Is 40:1-5,9-11.  Ps 85.  2 Pt 3:8-14.  Mk 1:1-8

Deacon Jim McFadden

            Last Sunday we began Advent with the anticipation of Christ within our hearts and community at a deeper level.   In this  Second Sunday of preparation for Christmas, we focus on hope.  We hear this refrain in our first reading from the prophet Isaiah: “Every valley shall be filled in, every mountain and hill shall be made low;/The rugged land shall be made plain, the rough country, a broad valley” (Is 40:4).  As one  reads newspapers and digital media, one does not hear too many messages of hope, however.  Indeed, many of us are feeling just the opposite.   In the midst of a global pandemic that is ravishing our country and the world at large, feelings of impatience come to the fore.   Some  are enmeshed by impertinence, denial,  and individualist bravado.   One understand all of this, especially these feelings of sadness and despondency.

            But, the readings from today encourage hope, which is the second theological virtue.  As people of faith, we have this stubborn quality that believes that God is persistently showering his grace towards us no matter what our failings are, no matter what our existential reality is.  As disciples of the Risen Christ, we are obligated to hope, which is not wishful thinking, but is the assurance that God is a constant loving Presence even when we are not

 (cf. 40:6-8).

            Before we can embrace the reality of this Good News,  we have to deconstruct the Bad News; we have to come to grips with our shortcomings.  This is not easy interior work because as Albert Einstein once said, “The consciousness that created the problem, can’t solve it.”  Like John the Baptist, foretold by Isaiah, we have make ourselves an outsider to see how much our individualistic, self-referential, secular culture permeates our lives.

            Several years ago, a contemporary John the Baptist, Pope Francis said that the world has become “a throwaway culture when money not human beings is at the center of society.  (Instead, the center) of every economic and political system …must be the human person, who is made in the image of God.   When the person is displaced and the god of money arrives, then we have the inversion of values…When that happens, economic systems must make war in order to survive.  Thus weapons are manufactured and sold and, in this way the economic system sacrifices human lives at the feet of money…An economic system based on money also needs to plunder nature in order to sustain its own frenzied pace of consumption, which has devastating effects on climate change.  Brothers and sisters, Creation is not a possession we can dispose of as we please and its certainly not the private preserve of a few; but, it is a gift, it’s a precious  present that we are meant to be stewards” (Pope Francis at the World Meeting of Popular Movements; October 28, 2014).

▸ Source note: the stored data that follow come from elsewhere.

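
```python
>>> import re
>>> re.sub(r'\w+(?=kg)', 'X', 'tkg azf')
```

'Xkg azf'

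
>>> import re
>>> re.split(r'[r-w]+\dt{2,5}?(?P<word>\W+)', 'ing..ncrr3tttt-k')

`re.split` interleaves the captured-group text with the surrounding fragments.

['ing..nc', '-', 'k']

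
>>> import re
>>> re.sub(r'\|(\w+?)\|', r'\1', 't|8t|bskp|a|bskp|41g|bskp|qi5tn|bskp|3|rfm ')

Matches: at [1:5] → '|8t|'; at [9:12] → '|a|'; at [16:21] → '|41g|'; at [25:32] → '|qi5tn|'; at [36:39] → '|3|'.
The replacement refers to a captured group, so each match is rewritten using its own captured text.

't8tbskpabskp41gbskpqi5tnbskp3rfm '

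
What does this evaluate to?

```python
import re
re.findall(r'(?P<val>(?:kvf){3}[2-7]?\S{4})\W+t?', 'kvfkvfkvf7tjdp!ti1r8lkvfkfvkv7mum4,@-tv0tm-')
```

['kvfkvfkvf7tjdp']

This matches the literal 'kvf' repeated 3 times, then optionally a character in [2-7], then exactly 4 of a non-whitespace character (captured as 'val'); then one or more of a non-word character, then optionally the literal 't'.
Scanning left to right: at [0:16] match 'kvfkvfkvf7tjdp!t', group 1 = 'kvfkvfkvf7tjdp'.
With a single group, `findall` returns only what that group captured — 1 item.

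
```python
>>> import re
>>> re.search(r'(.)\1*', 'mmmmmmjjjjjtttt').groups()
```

The match spans [0:6] → 'mmmmmm'.
Captured: group 1 = 'm'.

('m',)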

            These are hard words to hear and raise the question: Is the Holy Father talking to us?  We’re challenged to embrace a candid self-examination of conscience.  To be sure, If we are going to be people of genuine hope and not wishful thinkers, we must extricate ourselves from this kind of cultural illusion that our Holy Father has described.  That’s what John the Baptist did when he went to live in the desert.  He stood on the side and believed in the Truth, who is Jesus, and pointed to him, the Lamb of God, who shows us the Way back into the world that God intended in Genesis 1-2. 

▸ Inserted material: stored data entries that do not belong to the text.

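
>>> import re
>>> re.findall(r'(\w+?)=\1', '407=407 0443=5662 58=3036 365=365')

The backreference `\1` re-matches whatever the first group consumed, character for character.
Matches: at [0:7] match '407=407', group 1 = '407'; at [26:33] match '365=365', group 1 = '365'.
Because there's exactly one group, `findall` drops the full match and keeps group 1 from each hit.

['407', '365']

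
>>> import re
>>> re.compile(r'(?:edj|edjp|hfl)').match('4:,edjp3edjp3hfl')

None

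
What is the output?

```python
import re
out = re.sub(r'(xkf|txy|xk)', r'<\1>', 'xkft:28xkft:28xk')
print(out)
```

<xkf>t:28<xkf>t:28<xk>

The regex engine tests alternatives in the order written; an earlier branch that matches wins even if a later one would match more.
Matches: at [0:3] → 'xkf'; at [7:10] → 'xkf'; at [14:16] → 'xk'.
`\1` in the replacement pulls in group 1's text for each match.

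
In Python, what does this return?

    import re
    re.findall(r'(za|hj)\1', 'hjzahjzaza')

A backreference is literal: `\1` must see the identical characters the first group matched.
One capturing group, so `findall` returns just the captured substring from the one match — 1 in all.

['za']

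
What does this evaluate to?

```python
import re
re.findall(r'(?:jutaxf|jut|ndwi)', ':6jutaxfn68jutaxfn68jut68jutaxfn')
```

['jutaxf', 'jutaxf', 'jut', 'jutaxf']

Branches in `(...|...)` are attempted left-to-right; the first branch that allows the whole pattern to succeed is taken.
Scanning left to right: at [2:8] → 'jutaxf'; at [11:17] → 'jutaxf'; at [20:23] → 'jut'; at [25:31] → 'jutaxf'.
Since nothing is captured, `findall` lists the 4 matched substrings directly.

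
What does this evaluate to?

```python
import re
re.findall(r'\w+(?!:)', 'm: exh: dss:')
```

['ex', 'ds']

The negative lookaround is zero-width — it rules out positions where the adjacent text would match, without consuming anything.
Matches: at [3:5] → 'ex'; at [8:10] → 'ds'.
With no groups in the pattern, `findall` gives back each whole match — 2 here.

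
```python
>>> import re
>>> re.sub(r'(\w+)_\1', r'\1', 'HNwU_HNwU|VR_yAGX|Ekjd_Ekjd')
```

'HNwU|VR_yAGX|Ekjd'

`\1` has to match the exact text group 1 already captured.
Each match is replaced using the text its own group 1 captured.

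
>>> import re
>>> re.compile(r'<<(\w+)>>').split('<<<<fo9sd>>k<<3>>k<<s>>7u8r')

['<<', 'fo9sd', 'k', '3', 'k', 's', '7u8r']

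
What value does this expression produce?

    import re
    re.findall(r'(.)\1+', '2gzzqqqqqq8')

`\1` is not a pattern — it's the concrete string captured by group 1, re-applied verbatim.
Scanning left to right: at [2:4] match 'zz', group 1 = 'z'; at [4:10] match 'qqqqqq', group 1 = 'q'.
With a single group, `findall` returns only what that group captured — 2 items.

['z', 'q']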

            Once we admit to our shortcomings, once we smooth out the roughness of our pride  and self-absorption, then, and only then can we become people of hope and make room for Jesus who comes to liberate us.  How is this liberation going to happen?  John puts it this way: “I have baptized with water; he will baptize you with the Holy Spirit” (Mk 1:7-8).  Isaiah and John the Baptist started this process of conversion and repentance.  The Savior whom we wait for in hopeful anticipation, he will be able to transform our life to its very core through the power of the Holy Spirit, with the power of his love. 

            That’s why we are people of hope and will not give into negativity or despair because we know, we experience that the Holy Spirit infuses our hearts with God’s love—the inexhaustible force of being cleansed and purified, of new life and freedom.  And, this transformational dynamic can happen right in the middle of a pandemic! 

            Can this happen to us?  Of course it can!  Just look at the Blessed Virgin Mary, who is our Mother because she is the Mother of the Church.  At the Annunciation, Mary allowed herself to be used as God’s instrument to bring salvation into the world.  Once she said, “Yes”, the Word then became Flesh and his Power entered the world to overcome sin, death, and the power of Satan. 

People of God, we know the story of Salvation History and how it ends.  That’s why we can put this pandemic in perspective because we are people of hope!  Amen.